Skin Town’s Grace Hall is enlisted for the odd spare vocal sample but the focus of the track is undoubtedly the building array of instrumentation and the song’s infinitely intensifying groove. Before it’s over you’ve witnessed a vocal breakdown, a classic house piano motif and a fizzing climax.

Originally published February 28th at:  http://audioaddictmag.com/2015/02/28/hey-listen-28th-february-2015/

Death Cab For Cutie – ‘No Room In Frame’

Death Cab For Cutie

‘You cannot outrun a ghost’ sings ol’ Ben Gibbard on ‘No Room In Frame’, the easing introduction into Death Cab’s imminent Kintsugi. You can just hear the fans’ cheers following Gibbard’s return to his well-documented comfort-zone of bleak lyrical themes of heartbreak and longing after the unusual contentness of life that his marriage to Zooey Deschanel brought on 2011’s Codes & Keys.

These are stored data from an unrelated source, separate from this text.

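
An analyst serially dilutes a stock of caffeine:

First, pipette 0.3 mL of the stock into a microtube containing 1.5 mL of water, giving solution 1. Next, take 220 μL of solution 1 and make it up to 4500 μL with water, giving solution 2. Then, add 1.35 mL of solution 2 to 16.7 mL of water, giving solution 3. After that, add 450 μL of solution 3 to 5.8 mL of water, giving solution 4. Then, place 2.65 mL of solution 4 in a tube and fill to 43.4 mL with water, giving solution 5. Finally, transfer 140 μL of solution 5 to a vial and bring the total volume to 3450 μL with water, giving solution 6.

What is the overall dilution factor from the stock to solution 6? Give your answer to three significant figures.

9.20 × 10^6

Step 1: 0.3 mL + 1.5 mL = 1.8 mL total → factor 1.8/0.3 = 6
Step 2: 220 μL brought to 4500 μL → factor 4500/220 = 20.455
Step 3: 1.35 mL + 16.7 mL = 18.05 mL total → factor 18.05/1.35 = 13.37
Step 4: 450 μL + 5.8 mL = 6250 μL total → factor 6250/450 = 13.889
Step 5: 2.65 mL brought to 43.4 mL → factor 43.4/2.65 = 16.377
Step 6: 140 μL brought to 3450 μL → factor 3450/140 = 24.643
Overall dilution factor = 6 × 20.455 × 13.37 × 13.889 × 16.377 × 24.643 = 9.1979 × 10^6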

The song also enjoys a finer meshing of electronics with the band’s elegant guitar than Codes & Keys ever found as Gibbard asks ‘was I in your way when the cameras turned to face you?’ in that distinctive sigh of his. This last Death Cab record with Chris Walla on board should be a good’un.

Originally published February 28th at:  http://audioaddictmag.com/2015/02/28/hey-listen-28th-february-2015/

Everything Everything – ‘Distant Past’

Everything Everything

Another tantalising first taste of an upcoming album, ‘Distant Past’ is still undoubtedly Everything Everything. The band’s most recognisable trait – the eclectic, acrobatic and rapid vocals of frontman Jonathan Higgs – rule the song and provide one of the band’s biggest hooks to date atop an almost house-inspired bounce of a chorus. Yet with their third record, Get To Heaven reportedly finding inspiration from the many tragedies of 2014 and boasting such graphic lyrics as ‘saw off all my stinking limbs/blood dripping down my sunken monkey chin’ it’s comforting to see that the Manchester quartet haven’t lost their bite yet.

Originally published February 21st at:  http://audioaddictmag.com/2015/02/21/hey-listen-21st-february/

Sufjan Stevens – ‘No Shade In The Shadow Of The Cross’

Sufjan Stevens

Although only brief, ‘No Shade In The Shadow Of The Cross’ acts as the fantastic first ambassador for Stevens’ return to his folk roots, featuring nothing more than his heartfelt whisper, acoustic guitar and the air conditioner rumbling away in the background. That’s how bare this thing is.

It’s a simple but beautiful song which touches on his affinity with religion in addition to his problematic relationship with his now late mother – a theme which supposedly defines his imminent seventh record Carrie & Lowell. The words are truly poetic, the melody swooning and that ‘fuck me, I’m falling apart’ line – daaaamn. It’s good to have the man back doing what he does best.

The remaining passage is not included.